How do you, as a landlord, further protect yourself from fiscal responsibility while managing expenses so that you can continue growing your rental business?
Today, I’ll explain why umbrella insurance policies can ease fears by newer single-family real estate investors of having a need for separate Limited Liability Companies for each individual rental property.
What Is Umbrella Insurance?
Landlord insurance provides standard coverage on three components – property damage, loss of rent, and liability.
Umbrella policies pick up where landlord insurance end and primarily come into play for investors as the number of properties under management grow and the need for extra liability protections arise. These policies provide additional coverage above and beyond standard landlord liability insurance.
However, they are not all-encompassing protections against anything that may happen to your property, your tenants, or incidents occurring on the property. Umbrella insurance can provide additional coverage for injuries, property damage, certain lawsuits and personal liability situations.

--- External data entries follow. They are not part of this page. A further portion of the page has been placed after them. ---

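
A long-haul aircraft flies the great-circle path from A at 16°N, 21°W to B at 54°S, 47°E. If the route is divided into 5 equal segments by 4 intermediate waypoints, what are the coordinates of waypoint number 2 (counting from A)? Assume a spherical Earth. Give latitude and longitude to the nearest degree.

≈ 15°S, 2°W

Convert each endpoint to a unit vector on the sphere (x = cos φ cos λ, y = cos φ sin λ, z = sin φ).
The central angle between the endpoints is δ = arccos(p₁·p₂) ≈ 1.582 rad (90.6°).
Interpolate at f = 2/5 with slerp weights a = sin((1−f)δ)/sin δ ≈ 0.813, b = sin(fδ)/sin δ ≈ 0.591.
p = a·p₁ + b·p₂ ≈ (0.967, -0.026, -0.254); φ = arcsin(p_z) ≈ -14.74°, λ = atan2(p_y, p_x) ≈ -1.53°.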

If you find yourself on the receiving end of a liability claim or lawsuit greater than your standard policy provides, your umbrella coverage can mitigate the financial damages you are responsible for up to the policy limit. Additionally, most legal expenses are covered on top of your policy amount, and you’ll have the insurance’s legal team as support.
What Doesn’t Umbrella Insurance Cover?
Umbrella insurance will not cover damages or liabilities arising from normal wear and tear or if the policy holder is found at-fault. It will also not cover anything that is not explicitly included on your coverage, such as criminal acts and omissions, personal belongings, and oral contracts.
LLC’s or Umbrella Policy?
It is generally advisable to create layers of protection for your rental properties. As your portfolio grows in value, liability protection needs to be a conversation you have with your attorney and CPA.
LLC’s and umbrella policies, both offer liability protections, but function slightly different in the coverage they provide you.
Let’s say you own an SFR worth $250,000 and someone injures themselves on the property through no fault of your own and sues you for $150,000. If you have the property under an LLC, the LLC would pay $150,000. If the insurance policy has liability coverage of $1,000,000 with $10,000 deductible, you would pay the deductible out of pocket and insurance would cover the remaining amount. It would be more advantageous to have umbrella coverage in this case, as you would be out $10,000 instead of $150,000.
Continuing with the above in a worst-case scenario, let’s say there was a fire on your property and you were found to be negligent. The fire caused bodily harm to a tenant and they won a $3,000,000 judgement against you. The insurance would payout $1,000,000 and the LLC would be liable up to the value of the property, $250,000. Total monetary loss would be $1,250,000. If the owner only had an umbrella policy and no LLC holding title to the property, the property owner would be accountable for the full $3,000,000 judgement.
Do Real Estate Investors Need Umbrella Insurance?
Investments are inherently risky. It would be wise for investors to look into methods that adequately protect their personal assets in order to preserve their wealth. As always, reach out to your attorney, accountant, insurance broker, and anyone else you trust to assist you in legal and financial matters when expanding your real estate investing business.